Still, based on what you've told us, it sounds like there are a lot of questions surrounding motivations, and depending on what narrative each side presents, it could go either way. (ex. if I were the woman's lawyer, I'd say she waited 20 years to come forward because she was afraid of jeopardizing her mother's standard of living - juries are surprisingly sympathetic to something like that, and it's an easy way to flip and rebut the greed argument).
Would the statute of limitations be tolled if she willingly waited to bring charges? And that's a long time to toll the S.O.L.
I just got bored and looked up Alabama's statute (which I'm assuming applies based on the OP). No statute of limitations for sex crimes on an individual under the age of 16.
Thanks! I've just sort of worried about it, but I don't want to bug him with it. I know him pretty well, but I wouldn't defend anyone if I thought they were guilty of something like that. He really seems depressed, and I would venture that he would sue them for defamation of character (if possible) if and when he is found not guilty. They won't have much for him to get, since they spent most of what they got from him over the years, but I think he would do it on principle. He probably wouldn't have much of a case, and if it were me and I was innocent, I would probably be happy to leave well enough alone and move on from it. It's hard not to be vindictive, but I would imagine there comes a point where you can just be thankful it's over.
As with anyone, this guy has faults, but I couldn't imagine him hurting a child.
Sad thing about this is in the publics eye they will always think of him that way now if he is innocent or guilty.
A decent prosecutor could indict a ham sandwich.
Although I don't practice in the area of criminal, seems to me that prosecuting such a stale case would be a problematic undertaking. But in the civil arena, plaintiffs ring the bell all the time in child molestation cases; based on the circumstances there is a strong odor of fabricated allegations.

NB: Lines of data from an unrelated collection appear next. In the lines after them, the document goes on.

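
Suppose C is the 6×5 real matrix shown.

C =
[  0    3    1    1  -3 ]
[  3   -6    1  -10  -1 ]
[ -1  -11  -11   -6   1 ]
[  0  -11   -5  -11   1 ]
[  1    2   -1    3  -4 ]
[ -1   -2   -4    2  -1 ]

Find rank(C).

5

Row reduce to echelon form.
Swap R1 ↔ R2
R3 ← R3 + (1/3)·R1: [0, -13, -32/3, -28/3, 2/3]
R5 ← R5 − (1/3)·R1: [0, 4, -4/3, 19/3, -11/3]
R6 ← R6 + (1/3)·R1: [0, -4, -11/3, -4/3, -4/3]
R3 ← R3 + (13/3)·R2: [0, 0, -19/3, -5, -37/3]
R4 ← R4 + (11/3)·R2: [0, 0, -4/3, -22/3, -10]
R5 ← R5 − (4/3)·R2: [0, 0, -8/3, 5, 1/3]
R6 ← R6 + (4/3)·R2: [0, 0, -7/3, 0, -16/3]
R4 ← R4 − (4/19)·R3: [0, 0, 0, -358/57, -422/57]
R5 ← R5 − (8/19)·R3: [0, 0, 0, 135/19, 105/19]
R6 ← R6 − (7/19)·R3: [0, 0, 0, 35/19, -15/19]
R5 ← R5 + (405/358)·R4: [0, 0, 0, 0, -510/179]
R6 ← R6 + (105/358)·R4: [0, 0, 0, 0, -530/179]
R6 ← R6 − (53/51)·R5: [0, 0, 0, 0, 0]
Echelon form has 5 nonzero rows, so rank(C) = 5.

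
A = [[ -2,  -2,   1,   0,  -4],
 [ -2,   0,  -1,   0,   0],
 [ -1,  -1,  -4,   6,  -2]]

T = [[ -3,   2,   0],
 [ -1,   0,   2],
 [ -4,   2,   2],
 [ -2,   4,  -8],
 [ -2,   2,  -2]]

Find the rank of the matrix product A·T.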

This post was edited by ftlaudcock 12 months ago
I really think so too, but sometimes I privately play devil's advocate and try to see where they were coming from by indicting him. I just can't see where any evidence would come from at this point, and since he's a friend, I obviously could be somewhat blinded by wanting him to be innocent. But again, I really don't know anyone else that knows him that thinks he would be capable of hurting a child, either. I'm in his corner until proven wrong.